Pomiędzy zwolennikami obydwu koncepcji papieskiej nieomylności toczyła się burzliwa dyskusja. Na auli soborowej padały wszystkie znane argumenty za i przeciw nieomylnemu nauczaniu biskupa Rzymu.

Maksymalistyczni infallibilisci powoływali się na trzy klasyczne teksty petrynistyczne: Mt 16, 18, Łk 22, 31  i J 21, 15-17. Według Mt 16, 18 Kościół nie zostanie pokonany przez bramy piekielne, ponieważ jest zbudowany na fundamencie, którym jest Piotr. Z tego fundamentu wyrasta nieomylność Kościoła. Łk 22, 32 wskazuje zaś na dwie obietnice dane Piotrowi. Pierwsza z nich dotyczy zachowania wiary Piotra i ta obietnica odnosi się osobiście do Piotra. Z kolei druga obietnica dotyczy również jego następców, a jej przedmiotem jest publiczne głoszenie prawdziwej wiary. Gdy zaś chodzi o tekst J 21, 15-17, to zwracano uwagę na to, że występujące dwukrotnie greckie βοσκειν oznacza nie tylko władzę rządzenia, lecz również „dawanie pokarmu”, co wskazuje na nauczanie. A zatem Piotr i jego następcy mają także władzę nauczania. Minimalistyczni infallibiliści kontrargumentowali powołując się na inne wypowiedzi Nowego Testamentu:  Ef 2, 20 pozostałych apostołów nazywa fundamentem, a Mt 18, 18 również im wszystkim przyznaje władzę wiązania i rozwiązywania. Piotr nie jest zatem izolowany od pozostałych apostołów, lecz działa razem z nimi będąc rzecznikiem wypowiadającym ich wiarę. Z kolei tekst Łk 22, 31 nie znajduje żadnej ilustracji w Nowym Testamencie. Ukazuje on natomiast sobór w Jerozolimie, na którym Piotr rozstrzyga razem z innymi[20].

Maksymalistyczni infallibilisci twierdzili, że papież zawsze rozstrzygał definitywnie i nieodwołalnie w sprawach wiary, a sobory były tylko pomocniczym instrumentem jego urzędu nauczycielskiego. Na taki argument minimalistyczni infallibiliści odpowiadali, że w starożytnym Kościele nigdy w czasie licznych sporów nie odwoływano się wprost do papieża. Zamiast tej łatwej i szybkiej drogi rozwiązania sporu wybierano drogę o wiele trudniejszą i wolniejszą zwołując sobory.

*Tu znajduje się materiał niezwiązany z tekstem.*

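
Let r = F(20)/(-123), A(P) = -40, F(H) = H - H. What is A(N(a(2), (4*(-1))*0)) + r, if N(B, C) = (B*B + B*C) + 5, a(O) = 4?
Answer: -40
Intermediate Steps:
F(H) = 0
N(B, C) = 5 + B**2 + B*C (N(B, C) = (B**2 + B*C) + 5 = 5 + B**2 + B*C)
r = 0 (r = 0/(-123) = 0*(-1/123) = 0)
A(N(a(2), (4*(-1))*0)) + r = -40 + 0 = -40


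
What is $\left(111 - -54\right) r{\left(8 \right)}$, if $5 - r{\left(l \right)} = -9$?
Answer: $2310$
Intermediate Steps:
$r{\left(l \right)} = 14$ ($r{\left(l \right)} = 5 - -9 = 5 + 9 = 14$)
$\left(111 - -54\right) r{\left(8 \right)} = \left(111 - -54\right) 14 = \left(111 + 54\right) 14 = 165 \cdot 14 = 2310$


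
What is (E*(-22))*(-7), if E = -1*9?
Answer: -1386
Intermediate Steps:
E = -9
(E*(-22))*(-7) = -9*(-22)*(-7) = 198*(-7) = -1386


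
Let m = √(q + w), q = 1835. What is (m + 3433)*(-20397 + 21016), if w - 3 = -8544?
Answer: 2125027 + 619*I*√6706 ≈ 2.125e+6 + 50690.0*I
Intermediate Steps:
w = -8541 (w = 3 - 8544 = -8541)
m = I*√6706 (m = √(1835 - 8541) = √(-6706) = I*√6706 ≈ 81.89*I)
(m + 3433)*(-20397 + 21016) = (I*√6706 + 3433)*(-20397 + 21016) = (3433 + I*√6706)*619 = 2125027 + 619*I*√6706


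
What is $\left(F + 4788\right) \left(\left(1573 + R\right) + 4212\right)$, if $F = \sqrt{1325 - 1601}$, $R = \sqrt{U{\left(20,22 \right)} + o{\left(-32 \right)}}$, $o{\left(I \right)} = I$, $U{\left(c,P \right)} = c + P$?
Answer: $2 \left(2394 + i \sqrt{69}\right) \left(5785 + \sqrt{10}\right) \approx 2.7714 \cdot 10^{7} + 96160.0 i$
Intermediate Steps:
$U{\left(c,P \right)} = P + c$
$R = \sqrt{10}$ ($R = \sqrt{\left(22 + 20\right) - 32} = \sqrt{42 - 32} = \sqrt{10} \approx 3.1623$)
$F = 2 i \sqrt{69}$ ($F = \sqrt{-276} = 2 i \sqrt{69} \approx 16.613 i$)
$\left(F + 4788\right) \left(\left(1573 + R\right) + 4212\right) = \left(2 i \sqrt{69} + 4788\right) \left(\left(1573 + \sqrt{10}\right) + 4212\right) = \left(4788 + 2 i \sqrt{69}\right) \left(5785 + \sqrt{10}\right)$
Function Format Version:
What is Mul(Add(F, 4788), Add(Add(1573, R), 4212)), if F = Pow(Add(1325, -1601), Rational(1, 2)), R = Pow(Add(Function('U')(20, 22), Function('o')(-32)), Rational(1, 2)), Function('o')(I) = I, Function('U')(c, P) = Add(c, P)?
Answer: Mul(2, Add(2394, Mul(I, Pow(69, Rational(1, 2)))), Add(5785, Pow(10, Rational(1, 2)))) ≈ Add(2.7714e+7, Mul(96160., I))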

Dopiero wypracowywane w trudzie Consensio ecclesiarum uznawał papież[21].

Maksymalistyczni infallibilisci odwoływali się do aklamacji ojców Soboru Chalcedońskiego: Piotr przemówił przez Leona. Na to minimalistyczni infallibiliści przywoływali przypadek papieża Honoriusza, który jako heretyk został potępiony przez III Sobór w Konstantynopolu[22].

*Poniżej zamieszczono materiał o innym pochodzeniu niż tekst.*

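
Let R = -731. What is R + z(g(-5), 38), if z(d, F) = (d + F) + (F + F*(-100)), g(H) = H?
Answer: -4460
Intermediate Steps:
z(d, F) = d - 98*F (z(d, F) = (F + d) + (F - 100*F) = (F + d) - 99*F = d - 98*F)
R + z(g(-5), 38) = -731 + (-5 - 98*38) = -731 + (-5 - 3724) = -731 - 3729 = -4460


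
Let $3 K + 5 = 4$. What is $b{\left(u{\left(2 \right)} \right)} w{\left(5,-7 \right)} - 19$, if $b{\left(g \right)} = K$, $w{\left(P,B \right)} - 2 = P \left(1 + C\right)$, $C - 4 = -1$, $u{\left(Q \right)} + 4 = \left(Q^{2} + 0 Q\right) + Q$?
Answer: $- \frac{79}{3} \approx -26.333$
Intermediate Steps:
$u{\left(Q \right)} = -4 + Q + Q^{2}$ ($u{\left(Q \right)} = -4 + \left(\left(Q^{2} + 0 Q\right) + Q\right) = -4 + \left(\left(Q^{2} + 0\right) + Q\right) = -4 + \left(Q^{2} + Q\right) = -4 + \left(Q + Q^{2}\right) = -4 + Q + Q^{2}$)
$C = 3$ ($C = 4 - 1 = 3$)
$w{\left(P,B \right)} = 2 + 4 P$ ($w{\left(P,B \right)} = 2 + P \left(1 + 3\right) = 2 + P 4 = 2 + 4 P$)
$K = - \frac{1}{3}$ ($K = - \frac{5}{3} + \frac{1}{3} \cdot 4 = - \frac{5}{3} + \frac{4}{3} = - \frac{1}{3} \approx -0.33333$)
$b{\left(g \right)} = - \frac{1}{3}$
$b{\left(u{\left(2 \right)} \right)} w{\left(5,-7 \right)} - 19 = - \frac{2 + 4 \cdot 5}{3} - 19 = - \frac{2 + 20}{3} - 19 = \left(- \frac{1}{3}\right) 22 - 19 = - \frac{22}{3} - 19 = - \frac{79}{3}$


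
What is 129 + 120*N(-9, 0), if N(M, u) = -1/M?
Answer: 427/3 ≈ 142.33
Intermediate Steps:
129 + 120*N(-9, 0) = 129 + 120*(-1/(-9)) = 129 + 120*(-1*(-⅑)) = 129 + 120*(⅑) = 129 + 40/3 = 427/3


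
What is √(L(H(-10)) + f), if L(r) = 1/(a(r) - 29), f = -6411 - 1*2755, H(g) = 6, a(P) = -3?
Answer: I*√586626/8 ≈ 95.739*I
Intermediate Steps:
f = -9166 (f = -6411 - 2755 = -9166)
L(r) = -1/32 (L(r) = 1/(-3 - 29) = 1/(-32) = -1/32)
√(L(H(-10)) + f) = √(-1/32 - 9166) = √(-293313/32) = I*√586626/8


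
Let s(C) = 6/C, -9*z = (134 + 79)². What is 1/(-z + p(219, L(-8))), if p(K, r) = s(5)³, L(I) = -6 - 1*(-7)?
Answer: 125/630341 ≈ 0.00019831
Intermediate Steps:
z = -5041 (z = -(134 + 79)²/9 = -⅑*213² = -⅑*45369 = -5041)
L(I) = 1 (L(I) = -6 + 7 = 1)
p(K, r) = 216/125 (p(K, r) = (6/5)³ = 216/125)
1/(-z + p(219, L(-8))) = 1/(-1*(-5041) + 216/125) = 1/(5041 + 216/125) = 1/(630341/125) = 125/630341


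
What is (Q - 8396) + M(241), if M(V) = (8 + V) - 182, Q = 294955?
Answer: 286626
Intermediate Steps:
M(V) = -174 + V
(Q - 8396) + M(241) = (294955 - 8396) + (-174 + 241) = 286559 + 67 = 286626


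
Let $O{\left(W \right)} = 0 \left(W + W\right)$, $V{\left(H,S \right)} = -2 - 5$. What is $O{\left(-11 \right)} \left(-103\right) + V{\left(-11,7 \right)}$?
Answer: $-7$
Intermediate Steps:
$V{\left(H,S \right)} = -7$
$O{\left(W \right)} = 0$ ($O{\left(W \right)} = 0 \cdot 2 W = 0$)
$O{\left(-11 \right)} \left(-103\right) + V{\left(-11,7 \right)} = 0 \left(-103\right) - 7 = 0 - 7 = -7$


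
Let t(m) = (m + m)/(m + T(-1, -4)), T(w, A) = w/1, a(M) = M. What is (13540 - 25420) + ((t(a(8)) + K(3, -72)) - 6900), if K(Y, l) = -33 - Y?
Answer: -131696/7 ≈ -18814.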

Hasłem wywoławczym maksymalistycznych infallibilistów były słowa św. Augustyna: Roma locuta, causa finita, któremu minimalistyczni infallibiliści przeciwstawiali słowa Wincentego z Lerynu: Quod semper, quod ubique, quod ab omnibus[23].

W głosowaniu nad ostateczną wersją definicji dogmatycznej o nieomylnym nauczaniu biskupa Rzymu 13 lipca 1870 r. brało udział 601 ojców Soboru. 451 zagłosowało Placet, 62 Placet iuxta modum i 88 Non placet. Po tym głosowaniu 56 ojców opuściło Sobór. W ostatecznym głosowaniu nad ogłoszeniem dogmatu 18 lipca 1870 r. z 535 ojców 533 głosowało Placet, a tylko dwóch Non placet.

 

3. Analiza definicji dogmatycznej

Uroczyście ogłoszona prawda wiary o nieomylnym nauczaniu biskupa Rzymu ma następującą treść: „ My zatem, wiernie zachowując tradycję otrzymaną od początku wiary chrześcijańskiej, na chwałę Boga, naszego Zbawiciela, dla wywyższenia religii katolickiej i dla zbawienia narodów chrześcijańskich, za zgodą świętego soboru, nauczamy i definiujemy jako dogmat objawiony przez Boga, że gdy biskup Rzymu przemawia ex cathedra, to znaczy, gdy wykonując urząd pasterza i nauczyciela wszystkich chrześcijan, na mocy swego najwyższego apostolskiego autorytetu określa naukę dotyczącą wiary lub moralności obowiązującą cały Kościół, dzięki opiece Bożej obiecanej mu w [osobie] św. Piotra wyróżnia się tą nieomylnością, w jaką boski Zbawiciel zechciał wyposażyć swój Kościół dla definiowania nauki wiary lub moralności. Dlatego takie definicje biskupa Rzymu – same z siebie, a nie na mocy zgody Kościoła – są niezmienialne”[24].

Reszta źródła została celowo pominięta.